The sink drain pipe was changed to ABS (previously metal), but it leaks at the point where it joins the drain in the wall.

Teflon tape was added on the ABS pipe where the washer contacts it (and possibly on the wall drain pipe threads, but I'm not sure). Then some kind of epoxy was applied on the the wall drain pipe and over the nut. It still leaks (badly).

How to fix this mess?

EDIT: I chiseled off the epoxy and removed the ABS pipe. Now it's clear the nipple, if that's what it is, is severely corroded (see image below) and is most likely the cause of the leak.

How do I remove the nipple, which is really solidly stuck and seems like it will easily get crushed? A Youtube video suggested carefully cutting a tab into the top of the nipple and squeezing it into an oval shape to "easily" unscrew and remove it. Recommended?

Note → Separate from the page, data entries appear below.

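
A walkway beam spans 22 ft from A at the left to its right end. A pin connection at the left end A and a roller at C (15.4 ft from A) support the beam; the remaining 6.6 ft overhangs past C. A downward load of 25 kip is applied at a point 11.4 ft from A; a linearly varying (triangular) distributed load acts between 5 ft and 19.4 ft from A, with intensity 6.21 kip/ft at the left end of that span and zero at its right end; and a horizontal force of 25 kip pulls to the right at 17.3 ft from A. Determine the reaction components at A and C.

Resultant of the triangular load: ½ × 6.21 × 14.4 = 44.712 kip, acting at 9.8 ft from A (one-third of the span from the peak).
Moments about A: C_y·15.4 − 25·11.4 − (½·6.21·14.4)·9.8 = 0 → C_y = 723.1776/15.4 = 46.9596 ≈ 46.96 kip.
ΣF_y = 0: A_y + 46.9596 − 25 − ½·6.21·14.4 = 0 → A_y = 22.75 kip.
ΣF_x = 0: A_x + 25 = 0 → A_x = -25.00 kip.

A_x = -25.00 kip, A_y = 22.75 kip, C_y = 46.96 kip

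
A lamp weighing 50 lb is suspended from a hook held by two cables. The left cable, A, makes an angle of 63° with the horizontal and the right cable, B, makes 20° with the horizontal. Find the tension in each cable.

ΣF_x = 0: −T_A·cos63° + T_B·cos20° = 0 → T_B = 0.483127·T_A.
ΣF_y = 0: T_A·sin63° + T_B·sin20° = 50.
Substitute: T_A·(0.891007 + 0.483127·0.34202) = 50 → T_A = 47.3375 ≈ 47.34 lb.
Then T_B = 0.483127 × 47.3375 = 22.87 lb.

T_A = 47.34 lb, T_B = 22.87 lb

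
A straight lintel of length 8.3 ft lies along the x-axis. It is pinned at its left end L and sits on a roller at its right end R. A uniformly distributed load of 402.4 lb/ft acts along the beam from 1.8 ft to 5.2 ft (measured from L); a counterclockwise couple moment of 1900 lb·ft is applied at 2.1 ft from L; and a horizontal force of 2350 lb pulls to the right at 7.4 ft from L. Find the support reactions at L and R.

Resultant of the distributed load: 402.4 × 3.4 = 1368.16 lb at 3.5 ft from L.
Moments about L: R_y·8.3 − (402.4·3.4)·3.5 + 1900 = 0 → R_y = 2888.56/8.3 = 348.019 ≈ 348.0 lb.
ΣF_y = 0: L_y + 348.019 − 402.4·3.4 = 0 → L_y = 1020 lb.
ΣF_x = 0: L_x + 2350 = 0 → L_x = -2350 lb.

L_x = -2350 lb, L_y = 1020 lb, R_y = 348.0 lb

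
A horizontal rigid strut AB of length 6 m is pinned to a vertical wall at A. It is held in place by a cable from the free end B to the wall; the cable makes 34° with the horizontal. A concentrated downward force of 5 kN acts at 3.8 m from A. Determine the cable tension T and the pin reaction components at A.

ΣM about A: T·sin34°·6 − 5·3.8 = 0 → T = 19/(6·0.559193) = 5.66292 ≈ 5.663 kN.
ΣF_x = 0: A_x − T·cos34° = 0 → A_x = 5.66292 × 0.829038 = 4.695 kN.
ΣF_y = 0: A_y + T·sin34° − 5 = 0 → A_y = 5 − 5.66292 × 0.559193 = 1.833 kN.

T = 5.663 kN, A_x = 4.695 kN, A_y = 1.833 kN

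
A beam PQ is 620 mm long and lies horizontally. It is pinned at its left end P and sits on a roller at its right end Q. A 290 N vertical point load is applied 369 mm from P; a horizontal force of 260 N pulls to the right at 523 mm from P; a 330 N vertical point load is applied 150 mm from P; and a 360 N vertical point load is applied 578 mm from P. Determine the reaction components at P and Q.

P_x = -260.0 N, P_y = 392.0 N, Q_y = 588.0 N

Taking moments about P: Q_y·620 − 290·369 − 330·150 − 360·578 = 0 → Q_y = 364590/620 = 588.048 ≈ 588.0 N.
ΣF_y = 0: P_y + 588.048 − 290 − 330 − 360 = 0 → P_y = 392.0 N.
ΣF_x = 0: P_x + 260 = 0 → P_x = -260.0 N.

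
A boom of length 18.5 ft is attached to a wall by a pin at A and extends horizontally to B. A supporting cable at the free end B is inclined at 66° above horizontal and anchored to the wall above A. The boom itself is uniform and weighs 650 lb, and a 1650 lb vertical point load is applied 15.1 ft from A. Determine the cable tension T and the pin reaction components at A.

T = 1830 lb, A_x = 744.3 lb, A_y = 628.2 lb

ΣM about A: T·sin66°·18.5 − 650·9.25 − 1650·15.1 = 0 → T = 30927.5/(18.5·0.913545) = 1829.97 ≈ 1830 lb.
ΣF_x = 0: A_x − T·cos66° = 0 → A_x = 1829.97 × 0.406737 = 744.3 lb.
ΣF_y = 0: A_y + T·sin66° − 650 − 1650 = 0 → A_y = 2300 − 1829.97 × 0.913545 = 628.2 lb.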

Also, assuming I get the nipple out... what should I replace it with? Another galvanized steel nipple or something else?

Epoxied drain pipe: Top view

Exposed corroded nipple: Corroded nipple


1 Answer 1


I think you probably know what you need to do... remove ALL that crap. Sloppy glues and putties never work with plumbing. It needs to be repaired the proper way.

The application of that epoxy has complicated this job. Your mission is to remove all the epoxy so you can see what you are dealing with.

The typical connection at that point: the plastic tube slides into a threaded 1 1/2" galvanized steel nipple (nipple is term for short pipe threaded both ends). A 1/1/2" slip-joint nut and washer on the plastic tube thread to the pipe to effect a seal.

There is a chance that:

  • the epoxy cannot be removed without complete destruction of all parts, this would require replacing everything
  • you can get the fittings apart only to find that the threads on the 1 1/2" nipple are damaged, this requires nipple replacement.
  • the galvanized nipple is so corroded it falls apart in your hands, leaving the threaded part in the wall; replace nipple after special operation to remove broken part still in the wall.

All the scenarios above (and many other things that could go wrong) can be remedied using special tool/procedures/parts/tricks. Taking pictures and bringing parts/pieces to a good plumbing shop will help tremendously. IMO you should not even waste your time at the big-box stores.


  • How would I remove the epoxy? It feels pretty hard... And now that you mention it, I think the nipple's threads were worn/rusty and the nut was very shallow (not much threading). That might have been the reason for the leak, and the motivation for the putty/epoxy as a stop-gap measure.
    – adatum
    May 31, 2017 at 3:12
  • If you applied the epoxy to try to fix the leak then it's time to call a plumber or friend who knows how to fix plumbing the correct way. Trying to fix something you know nothing about is not a good way to fix anything.
    – d.george
    May 31, 2017 at 10:34
  • @JimmyFix-it The information you provided helped me get started. Suggestions on how to remove the nipple and what to replace it with? I updated my original post.